Urteil vom 13. Mai 2002
II. Öffentlichrechtliche Abteilung

Bundesrichter Wurzburger, Präsident,
Bundesrichter Hungerbühler, Müller,
Gerichtsschreiber Klopfenstein.

S. ________, z.Zt. Ausschaffungsgefängnis Witzwil,
Postfach 10, 3236 Gampelen, Beschwerdeführer,

gegen

Fremdenpolizei der Stadt Bern,
Predigergasse 5, Postfach, 3000 Bern 7,
Migrationsdienst des Kantons Bern,
Eigerstrasse 73, 3011 Bern,
Haftgericht III Bern-Mittelland,
Amthaus, Hodlerstrasse 7, 3011 Bern.

Vorbereitungshaft gemäss Art. 13a ANAG

(Verwaltungsgerichtsbeschwerde gegen den Entscheid
des Haftgerichts III Bern-Mittelland vom 27. März 2002)
Sachverhalt:

A.
S. ________, geboren 1968, sprach am 22. März 2002 am Schalter
"Schriftenwesen" der Einwohnerkontrolle der Stadt Bern vor. Im Besitz von
Identitätspapieren war er nicht. Auf Befragung machte er geltend, er sei in
die Schweiz eingereist, weil er hier ein Asylgesuch zu stellen beabsichtige.
Gleichentags nahm die Fremdenpolizei der Stadt Bern S.________ wegen
Untertauchensgefahr gemäss Art. 13b Abs. 1 lit. c ANAG in Ausschaffungshaft,
wobei mit der Haftverfügung zugleich eine formlose Wegweisung verbunden war.

B.
Am 25. März 2002 - vor der gleichentags durchgeführten Verhandlung vor dem
Haftrichter 8 des Haftgerichts III Bern-Mittelland - stellte S.________ ein
Asylgesuch. An der Haftrichterverhandlung sagte er aus, er habe dieses
Asylgesuch "heute (...) dem Wärter bei der Verpflegungsabgabe mitgegeben".
Der Haftrichter nahm dies zum Anlass, den Haftantrag der Fremdenpolizei vom
25. März 2002 nicht unter dem Titel der Ausschaffungshaft, sondern unter dem
Titel der Vorbereitungshaft gemäss Art. 13a lit. a ANAG zu prüfen und zu
bewilligen.

C.
Hiergegen wandte sich S.________ am 26. April 2002 mit einer
handschriftlichen, in russischer Sprache verfassten Eingabe an das
Bundesgericht. Die Eingabe wurde von Amtes wegen übersetzt. S.________
verlangt, er sei aus der Haft zu entlassen und in eine Asylantenunterkunft
einzuweisen.

Der Haftrichter 8 am Haftgericht III Bern-Mittelland schliesst auf Abweisung
der Beschwerde. Die Fremdenpolizei der Stadt Bern teilte dem Bundesgericht
mit, weil das zuständige Haftgericht die Haftanordnung im Sinne der
Vorbereitungshaft bestätigt bzw. der Beschwerdeführer ein Asylgesuch
eingereicht habe, liege die Zuständigkeit nicht mehr bei der Fremdenpolizei,
sondern beim Amt für Migration und Personenstand des Kantons Bern. Dieses
beantragt Abweisung der Beschwerde. Das Bundesamt für Ausländerfragen hat
sich innert Frist nicht geäussert. S.________ hat von der Möglichkeit, sich
ergänzend vernehmen zu lassen, nicht Gebrauch gemacht.

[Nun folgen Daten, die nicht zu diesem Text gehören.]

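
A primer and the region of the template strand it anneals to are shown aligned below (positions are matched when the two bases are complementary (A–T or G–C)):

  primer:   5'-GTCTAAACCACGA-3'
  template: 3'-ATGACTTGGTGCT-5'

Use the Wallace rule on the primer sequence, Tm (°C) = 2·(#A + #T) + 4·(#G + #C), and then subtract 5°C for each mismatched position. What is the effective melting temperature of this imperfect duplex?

Primer base counts: A=5, T=2, G=2, C=4 → A+T=7, G+C=6
Perfect-match Tm = 2(7) + 4(6) = 14 + 24 = 38°C
Mismatches (positions where the bases are not complementary): 3 (at positions 1, 2, 5)
Effective Tm = 38 − 3×5 = 38 − 15 = 23°C

23°C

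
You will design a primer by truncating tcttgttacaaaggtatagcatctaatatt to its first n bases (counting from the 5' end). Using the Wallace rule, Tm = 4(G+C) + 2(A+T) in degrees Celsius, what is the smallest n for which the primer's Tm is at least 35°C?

First 13 bases: TCTTGTTACAAAG → Tm = 34°C (< 35°C)
First 14 bases: TCTTGTTACAAAGG → Tm = 38°C (≥ 35°C)
Since every base adds ≥2°C, Tm only increases with n, so the threshold is first crossed at n = 14.

n = 14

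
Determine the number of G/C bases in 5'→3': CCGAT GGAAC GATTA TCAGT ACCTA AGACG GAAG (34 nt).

16

Counting bases: A=12, T=6, C=7, G=9
G+C = 9 + 7 = 16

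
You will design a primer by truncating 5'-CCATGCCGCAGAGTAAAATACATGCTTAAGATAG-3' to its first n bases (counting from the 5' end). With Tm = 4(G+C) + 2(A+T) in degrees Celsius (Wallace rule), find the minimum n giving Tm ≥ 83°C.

n = 30

First 29 bases: CCATGCCGCAGAGTAAAATACATGCTTAA → Tm = 82°C (< 83°C)
First 30 bases: CCATGCCGCAGAGTAAAATACATGCTTAAG → Tm = 86°C (≥ 83°C)
Each additional base adds 2°C (A/T) or 4°C (G/C), so Tm is non-decreasing in n; n = 30 is the first length to reach 83°C.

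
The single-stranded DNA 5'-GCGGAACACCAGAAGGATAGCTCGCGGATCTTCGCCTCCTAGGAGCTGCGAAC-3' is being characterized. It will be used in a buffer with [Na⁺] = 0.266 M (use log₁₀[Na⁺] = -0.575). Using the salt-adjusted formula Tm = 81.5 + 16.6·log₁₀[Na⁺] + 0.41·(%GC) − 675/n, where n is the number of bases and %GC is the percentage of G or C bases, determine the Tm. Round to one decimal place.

Length n = 53. Scanning the sequence gives G=16, A=13, C=16, T=8.
G+C = 32, so %GC = 32/53 × 100 = 60.377%
Salt term: 16.6 × (-0.575) = -9.545
GC term: 0.41 × 60.377 = 24.755; length term: −675/53 = −12.736
Tm = 81.5 + (-9.545) + 24.755 − 12.736 = 83.974 → 84.0°C

84.0°C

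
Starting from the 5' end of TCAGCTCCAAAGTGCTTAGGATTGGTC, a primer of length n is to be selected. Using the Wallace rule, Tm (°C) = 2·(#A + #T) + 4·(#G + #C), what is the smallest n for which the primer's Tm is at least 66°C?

First 22 bases: TCAGCTCCAAAGTGCTTAGGAT → Tm = 64°C (< 66°C)
First 23 bases: TCAGCTCCAAAGTGCTTAGGATT → Tm = 66°C (≥ 66°C)
Each additional base adds 2°C (A/T) or 4°C (G/C), so Tm is non-decreasing in n; n = 23 is the first length to reach 66°C.

n = 23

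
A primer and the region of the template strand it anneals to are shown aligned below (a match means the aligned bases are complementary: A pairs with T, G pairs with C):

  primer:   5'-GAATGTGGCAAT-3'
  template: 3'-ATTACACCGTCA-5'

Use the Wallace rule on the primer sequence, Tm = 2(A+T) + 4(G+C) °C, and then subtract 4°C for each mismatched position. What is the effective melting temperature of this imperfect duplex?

Primer base counts: A=4, T=3, G=4, C=1 → A+T=7, G+C=5
Perfect-match Tm = 2(7) + 4(5) = 14 + 20 = 34°C
Mismatches (positions where the bases are not complementary): 2 (at positions 1, 11)
Effective Tm = 34 − 2×4 = 34 − 8 = 26°C

26°C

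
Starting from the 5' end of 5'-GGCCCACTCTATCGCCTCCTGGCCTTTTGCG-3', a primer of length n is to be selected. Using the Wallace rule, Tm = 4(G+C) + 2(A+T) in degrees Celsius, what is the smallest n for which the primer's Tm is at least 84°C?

n = 25

First 24 bases: GGCCCACTCTATCGCCTCCTGGCC → Tm = 82°C (< 84°C)
First 25 bases: GGCCCACTCTATCGCCTCCTGGCCT → Tm = 84°C (≥ 84°C)
Each additional base adds 2°C (A/T) or 4°C (G/C), so Tm is non-decreasing in n; n = 25 is the first length to reach 84°C.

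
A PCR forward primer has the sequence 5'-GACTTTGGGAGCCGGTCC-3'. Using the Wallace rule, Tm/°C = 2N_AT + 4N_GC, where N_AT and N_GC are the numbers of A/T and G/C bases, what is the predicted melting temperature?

60°C

Base counts: T=4, C=5, G=7, A=2
AT pairs contribute 6, GC pairs contribute 12.
Tm = 4·12 + 2·6 = 48 + 12 = 60°C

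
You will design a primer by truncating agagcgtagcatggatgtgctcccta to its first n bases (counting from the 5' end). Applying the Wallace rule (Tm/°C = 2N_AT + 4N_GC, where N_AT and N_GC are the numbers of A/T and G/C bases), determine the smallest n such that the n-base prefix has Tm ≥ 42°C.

n = 14

First 13 bases: AGAGCGTAGCATG → Tm = 40°C (< 42°C)
First 14 bases: AGAGCGTAGCATGG → Tm = 44°C (≥ 42°C)
Since every base adds ≥2°C, Tm only increases with n, so the threshold is first crossed at n = 14.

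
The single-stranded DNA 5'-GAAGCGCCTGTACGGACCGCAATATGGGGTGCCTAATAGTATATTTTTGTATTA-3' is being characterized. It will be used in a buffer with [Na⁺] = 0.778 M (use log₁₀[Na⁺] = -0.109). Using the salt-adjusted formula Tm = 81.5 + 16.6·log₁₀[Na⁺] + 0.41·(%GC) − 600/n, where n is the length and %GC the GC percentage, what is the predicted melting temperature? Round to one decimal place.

Length n = 54. Scanning the sequence gives T=17, A=14, G=14, C=9.
G+C = 23, so %GC = 23/54 × 100 = 42.593%
Salt term: 16.6 × (-0.109) = -1.809
GC term: 0.41 × 42.593 = 17.463; length term: −600/54 = −11.111
Tm = 81.5 + (-1.809) + 17.463 − 11.111 = 86.043 → 86.0°C

86.0°C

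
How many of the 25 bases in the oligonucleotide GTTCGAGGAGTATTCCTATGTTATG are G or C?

10

Base counts: T=10, G=7, A=5, C=3
G+C = 7 + 3 = 10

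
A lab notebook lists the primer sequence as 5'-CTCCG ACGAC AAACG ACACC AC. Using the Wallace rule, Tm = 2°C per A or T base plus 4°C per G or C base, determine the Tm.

70°C

Base counts: A=8, T=1, C=10, G=3
A+T = 9, G+C = 13
Tm = 4·13 + 2·9 = 52 + 18 = 70°C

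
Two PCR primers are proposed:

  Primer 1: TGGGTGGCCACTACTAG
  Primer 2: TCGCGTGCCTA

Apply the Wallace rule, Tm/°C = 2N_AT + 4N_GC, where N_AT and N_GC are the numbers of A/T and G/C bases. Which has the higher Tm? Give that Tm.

Primer 1: A+T=7, G+C=10 → Tm = 2(7)+4(10) = 54°C
Primer 2: A+T=4, G+C=7 → Tm = 2(4)+4(7) = 36°C
54°C vs 36°C → primer 1 is higher.

Primer 1, 54°C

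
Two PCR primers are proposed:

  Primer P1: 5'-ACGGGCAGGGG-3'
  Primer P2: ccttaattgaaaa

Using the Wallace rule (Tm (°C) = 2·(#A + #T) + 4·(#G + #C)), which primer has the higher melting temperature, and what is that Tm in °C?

Primer P1, 40°C

Primer P1: A+T=2, G+C=9 → Tm = 2(2)+4(9) = 40°C
Primer P2: A+T=10, G+C=3 → Tm = 2(10)+4(3) = 32°C
40°C vs 32°C → primer P1 is higher.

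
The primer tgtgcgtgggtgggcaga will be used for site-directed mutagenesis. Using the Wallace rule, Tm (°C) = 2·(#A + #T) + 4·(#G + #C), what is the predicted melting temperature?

Counting bases: C=2, G=10, A=2, T=4
So N_AT = 6 and N_GC = 12.
Tm = 2×6 + 4×12 = 60°C

60°C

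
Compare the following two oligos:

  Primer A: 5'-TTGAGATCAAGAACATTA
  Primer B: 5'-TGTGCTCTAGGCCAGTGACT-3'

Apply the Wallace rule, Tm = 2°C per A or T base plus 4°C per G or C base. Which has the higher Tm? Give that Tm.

Primer A: A+T=13, G+C=5 → Tm = 2(13)+4(5) = 46°C
Primer B: A+T=9, G+C=11 → Tm = 2(9)+4(11) = 62°C
46°C vs 62°C → primer B is higher.

Primer B, 62°C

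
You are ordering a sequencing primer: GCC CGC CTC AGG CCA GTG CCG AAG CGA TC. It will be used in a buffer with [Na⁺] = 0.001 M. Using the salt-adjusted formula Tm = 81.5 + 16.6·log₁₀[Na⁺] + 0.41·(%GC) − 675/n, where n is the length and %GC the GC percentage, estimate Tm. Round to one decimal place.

38.1°C

Length n = 29. Base counts: G=9, A=5, C=12, T=3
G+C = 21, so %GC = 21/29 × 100 = 72.414%
Salt term: 16.6 × (-3) = -49.8
GC term: 0.41 × 72.414 = 29.69; length term: −675/29 = −23.276
Tm = 81.5 + (-49.8) + 29.69 − 23.276 = 38.114 → 38.1°C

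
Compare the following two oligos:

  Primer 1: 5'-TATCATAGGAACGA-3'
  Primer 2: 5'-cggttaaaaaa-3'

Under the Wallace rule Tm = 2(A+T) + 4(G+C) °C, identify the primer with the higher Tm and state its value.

Primer 1: A+T=9, G+C=5 → Tm = 2(9)+4(5) = 38°C
Primer 2: A+T=8, G+C=3 → Tm = 2(8)+4(3) = 28°C
38°C vs 28°C → primer 1 is higher.

Primer 1, 38°C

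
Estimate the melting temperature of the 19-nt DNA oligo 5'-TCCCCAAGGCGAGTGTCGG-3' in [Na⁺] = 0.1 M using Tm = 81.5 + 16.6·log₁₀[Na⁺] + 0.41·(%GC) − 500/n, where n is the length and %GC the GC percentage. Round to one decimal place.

Length n = 19. Base counts: A=3, C=6, G=7, T=3
G+C = 13, so %GC = 13/19 × 100 = 68.421%
Salt term: 16.6 × (-1) = -16.6
GC term: 0.41 × 68.421 = 28.053; length term: −500/19 = −26.316
Tm = 81.5 + (-16.6) + 28.053 − 26.316 = 66.637 → 66.6°C

66.6°C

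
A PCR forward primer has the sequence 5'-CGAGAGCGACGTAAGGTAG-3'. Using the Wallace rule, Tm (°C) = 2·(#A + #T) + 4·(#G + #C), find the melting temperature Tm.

Base counts: G=8, T=2, A=6, C=3
So N_AT = 8 and N_GC = 11.
Tm = 2(8) + 4(11) = 16 + 44 = 60°C

60°C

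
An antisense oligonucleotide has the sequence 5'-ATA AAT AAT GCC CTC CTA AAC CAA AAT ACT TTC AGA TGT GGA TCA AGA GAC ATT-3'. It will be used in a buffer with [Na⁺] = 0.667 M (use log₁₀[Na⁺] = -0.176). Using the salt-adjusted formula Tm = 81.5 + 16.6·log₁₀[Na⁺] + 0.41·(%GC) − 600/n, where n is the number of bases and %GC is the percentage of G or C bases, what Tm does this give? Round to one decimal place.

81.1°C

Length n = 54. Base counts: G=7, C=11, T=14, A=22
G+C = 18, so %GC = 18/54 × 100 = 33.333%
Salt term: 16.6 × (-0.176) = -2.922
GC term: 0.41 × 33.333 = 13.667; length term: −600/54 = −11.111
Tm = 81.5 + (-2.922) + 13.667 − 11.111 = 81.134 → 81.1°C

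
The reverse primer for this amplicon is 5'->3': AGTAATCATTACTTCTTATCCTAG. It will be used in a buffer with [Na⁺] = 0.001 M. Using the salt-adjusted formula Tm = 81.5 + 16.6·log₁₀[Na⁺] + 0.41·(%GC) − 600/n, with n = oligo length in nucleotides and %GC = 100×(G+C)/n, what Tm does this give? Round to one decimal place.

18.7°C

Length n = 24. Counting bases: C=5, T=10, G=2, A=7
G+C = 7, so %GC = 7/24 × 100 = 29.167%
Salt term: 16.6 × (-3) = -49.8
GC term: 0.41 × 29.167 = 11.958; length term: −600/24 = −25
Tm = 81.5 + (-49.8) + 11.958 − 25 = 18.658 → 18.7°C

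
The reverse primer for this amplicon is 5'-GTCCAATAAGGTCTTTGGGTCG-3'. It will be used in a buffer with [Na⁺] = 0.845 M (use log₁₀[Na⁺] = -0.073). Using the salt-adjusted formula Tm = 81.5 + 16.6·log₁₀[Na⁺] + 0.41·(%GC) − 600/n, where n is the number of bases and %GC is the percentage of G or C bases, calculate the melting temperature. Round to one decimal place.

73.5°C

Length n = 22. Base counts: C=4, G=7, A=4, T=7
G+C = 11, so %GC = 11/22 × 100 = 50%
Salt term: 16.6 × (-0.073) = -1.212
GC term: 0.41 × 50 = 20.5; length term: −600/22 = −27.273
Tm = 81.5 + (-1.212) + 20.5 − 27.273 = 73.515 → 73.5°C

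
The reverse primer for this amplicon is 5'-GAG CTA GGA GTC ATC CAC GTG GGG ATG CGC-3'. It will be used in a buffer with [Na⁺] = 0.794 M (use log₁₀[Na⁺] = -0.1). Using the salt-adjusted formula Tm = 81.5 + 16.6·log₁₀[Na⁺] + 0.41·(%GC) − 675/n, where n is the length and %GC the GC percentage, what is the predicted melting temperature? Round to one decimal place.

Length n = 30. Scanning the sequence gives A=6, G=12, C=7, T=5.
G+C = 19, so %GC = 19/30 × 100 = 63.333%
Salt term: 16.6 × (-0.1) = -1.66
GC term: 0.41 × 63.333 = 25.967; length term: −675/30 = −22.5
Tm = 81.5 + (-1.66) + 25.967 − 22.5 = 83.307 → 83.3°C

83.3°C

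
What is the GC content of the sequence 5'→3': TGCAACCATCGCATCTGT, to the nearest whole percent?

Base counts: G=3, A=4, T=5, C=6
G+C = 3 + 6 = 9 out of 18 bases
%GC = 9/18 × 100 = 50% ≈ 50%

50%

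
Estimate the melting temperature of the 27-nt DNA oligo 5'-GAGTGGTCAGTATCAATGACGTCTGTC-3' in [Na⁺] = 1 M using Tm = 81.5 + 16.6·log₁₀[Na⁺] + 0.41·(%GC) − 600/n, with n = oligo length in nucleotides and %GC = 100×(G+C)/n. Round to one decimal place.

Length n = 27. Base counts: T=8, A=6, C=5, G=8
G+C = 13, so %GC = 13/27 × 100 = 48.148%
Salt term: 16.6 × (0) = 0
GC term: 0.41 × 48.148 = 19.741; length term: −600/27 = −22.222
Tm = 81.5 + (0) + 19.741 − 22.222 = 79.019 → 79.0°C

79.0°C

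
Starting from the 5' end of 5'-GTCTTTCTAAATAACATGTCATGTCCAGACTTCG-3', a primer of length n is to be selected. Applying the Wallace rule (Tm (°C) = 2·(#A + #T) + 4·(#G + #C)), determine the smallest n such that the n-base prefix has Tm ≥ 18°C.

First 6 bases: GTCTTT → Tm = 16°C (< 18°C)
First 7 bases: GTCTTTC → Tm = 20°C (≥ 18°C)
Since every base adds ≥2°C, Tm only increases with n, so the threshold is first crossed at n = 7.

n = 7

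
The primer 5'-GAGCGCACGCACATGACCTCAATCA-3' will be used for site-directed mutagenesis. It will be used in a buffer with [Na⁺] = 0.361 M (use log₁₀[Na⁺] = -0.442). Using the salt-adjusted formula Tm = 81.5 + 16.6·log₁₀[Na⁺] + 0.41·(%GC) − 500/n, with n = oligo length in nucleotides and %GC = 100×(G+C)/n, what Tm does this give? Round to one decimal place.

77.1°C

Length n = 25. C=9, G=5, A=8, T=3
G+C = 14, so %GC = 14/25 × 100 = 56%
Salt term: 16.6 × (-0.442) = -7.337
GC term: 0.41 × 56 = 22.96; length term: −500/25 = −20
Tm = 81.5 + (-7.337) + 22.96 − 20 = 77.123 → 77.1°C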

Das Bundesgericht zieht in Erwägung:

1.
Bei Laieneingaben, welche sich gegen die Genehmigung der Ausschaffungshaft
richten, stellt das Bundesgericht keine hohen Anforderungen an die
Beschwerdebegründung (vgl. BGE 122 I 275 E. 3b S. 277). Ist daraus - wie hier
- ersichtlich, dass sich der Betroffene (zumindest auch) gegen seine Haft
wendet, nimmt es entsprechende Eingaben als Verwaltungsgerichtsbeschwerden
entgegen.

2.
Der Haftrichter hat die Haft entgegen der Haftanordnung der Fremdenpolizei
nicht als Ausschaffungshaft, sondern als Vorbereitungshaft genehmigt. Es
stellt sich zunächst die Frage, ob sie nicht, wie beantragt, als
Ausschaffungshaft hätte genehmigt werden müssen.

2.1 Vorbereitungs- und Ausschaffungshaft unterscheiden sich sowohl in Sinn
und Zweck als auch in ihrer Dauer sowie den zu ihrer Anordnung erforderlichen
Voraussetzungen. Die eine dient zur Sicherstellung des Wegweisungsverfahrens,
wobei der Entscheid über die Aufenthaltsberechtigung in Vorbereitung ist, die
andere bezweckt die Sicherstellung des Vollzugs eines bereits ergangenen
(wenigstens erstinstanzlichen) Weg- oder Ausweisungsentscheids. Liegt - wie
hier - ein solcher vor, ist die Vorbereitungshaft in der Regel nicht mehr
zulässig, und es kann nur noch Ausschaffungshaft angeordnet werden. Wird erst
nachträglich, d.h. nach Anordnung der Ausschaffungshaft, ein Asylgesuch
gestellt, fällt der bereits vorliegende Wegweisungsentscheid nicht dahin und
die Ausschaffungshaft kann fortdauern, so lange mit dem Abschluss des
Asylverfahrens und dem Vollzug der Wegweisung in absehbarer Zeit zu rechnen
ist (Urteile 2A.313/2001 vom 20. Juli 2001, E. 2a, und 2A.146/2000 vom 27.
April 2000, E. 2c [mit weiteren Hinweisen]). Diese Voraussetzung erscheint
hier als erfüllt. Der Haftrichter stellte an der Haftrichterverhandlung
selber fest, dass der Beschwerdeführer auf Grund der gegebenen Umstände wenig
Chancen auf Erhalt von Asyl in der Schweiz besitzt, was einen entsprechend
raschen Abschluss des Asylverfahrens erwarten lässt, und es muss auch nicht
von Vornherein mit zeitraubenden Vollzugsproblemen bei der Ausschaffung
gerechnet werden. Der Haftrichter ging gestützt auf die Angaben des
Beschwerdeführers davon aus, dass ein in Deutschland deponierter Pass
beigezogen werden könne, was den Vollzug erleichtern würde. Es bestand für
den Haftrichter alsdann kein Grund, die beantragte Haft nicht als
Ausschaffungshaft, sondern als Vorbereitungshaft zu genehmigen, zumal das
Verhalten des Beschwerdeführers, das vom Haftrichter zur Begründung der
Vorbereitungshaft herangezogen wurde, auch den Haftgrund der
Untertauchensgefahr erfüllt (vgl. sogleich).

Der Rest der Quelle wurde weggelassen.